Handling Edge Cases: The function should correctly handle the smallest valid input.

Expected Behavior:

For an input n, the function should return the number of integers $k$ where $1 \le k \le n$ and $\text{gcd}(k, n) = 1$.

Edge Cases:

What is $\phi(1)$? (Hint: The only positive integer $\le 1$ is 1. Is $\text{gcd}(1, 1) = 1$?)

Examples

Example 1:

Input: 10 Output: 4 Explanation: The positive integers less than or equal to 10 are {1, 2, 3, 4, 5, 6, 7, 8, 9, 10}. The integers relatively prime to 10 are {1, 3, 7, 9} because: gcd(1, 10) = 1 gcd(2, 10) = 2 gcd(3, 10) = 1 gcd(4, 10) = 2 gcd(5, 10) = 5 gcd(6, 10) = 2 gcd(7, 10) = 1 gcd(8, 10) = 2 gcd(9, 10) = 1 gcd(10, 10) = 10 There are 4 such numbers.

Example 2:

Input: 7 Output: 6 Explanation: 7 is a prime number. All numbers from 1 to 6 are relatively prime to 7. gcd(1, 7) = 1 gcd(2, 7) = 1 gcd(3, 7) = 1 gcd(4, 7) = 1 gcd(5, 7) = 1 gcd(6, 7) = 1 gcd(7, 7) = 7 There are 6 such numbers.

Example 3:

Input: 1 Output: 1 Explanation: The only positive integer less than or equal to 1 is 1. gcd(1, 1) = 1. So, there is 1 such number.

Notes

Mathematical Formula: A key property of Euler's totient function is its multiplicative property and its formula based on prime factorization.

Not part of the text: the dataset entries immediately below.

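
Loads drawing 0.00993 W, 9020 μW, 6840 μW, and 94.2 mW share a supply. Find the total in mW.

119.99 mW

In mW:
  0.00993 W = 0.00993 × 10^3 mW = 9.93
  9020 μW = 9020 × 10^-3 mW = 9.02
  6840 μW = 6840 × 10^-3 mW = 6.84
  94.2 mW → 94.2
Sum: 9.93 + 9.02 + 6.84 + 94.2 = 119.99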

If the prime factorization of $n$ is $n = p_1^{a_1} p_2^{a_2} \cdots p_k^{a_k}$, then: $\phi(n) = n \prod_{i=1}^{k} (1 - \frac{1}{p_i}) = n \frac{p_1-1}{p_1} \frac{p_2-1}{p_2} \cdots \frac{p_k-1}{p_k}$. This can be rewritten as $\phi(n) = n \cdot \frac{p_1-1}{p_1} \cdot \frac{p_2-1}{p_2} \cdots$. Or, more conveniently for integer arithmetic: $\phi(n) = n \cdot \frac{p_1-1}{p_1} \cdot \frac{p_2-1}{p_2} \cdots = (p_1^{a_1} \cdots p_k^{a_k}) \frac{p_1-1}{p_1} \cdots \frac{p_k-1}{p_k}$ $= (p_1^{a_1-1} (p_1-1)) \cdots (p_k^{a_k-1} (p_k-1))$. A computationally friendly way is to start with result = n and for each distinct prime factor p of n, update result = result - result / p.

Prime Factorization: To use the formula, you'll need an efficient way to find the distinct prime factors of n. You can iterate up to $\sqrt{n}$ to find these factors.

Integer Division: Be mindful of integer division in Go. Ensure intermediate calculations don't lose precision.

GCD Function: While you won't directly use a GCD function for the efficient solution, understanding GCD is crucial for grasping the definition of Euler's totient function.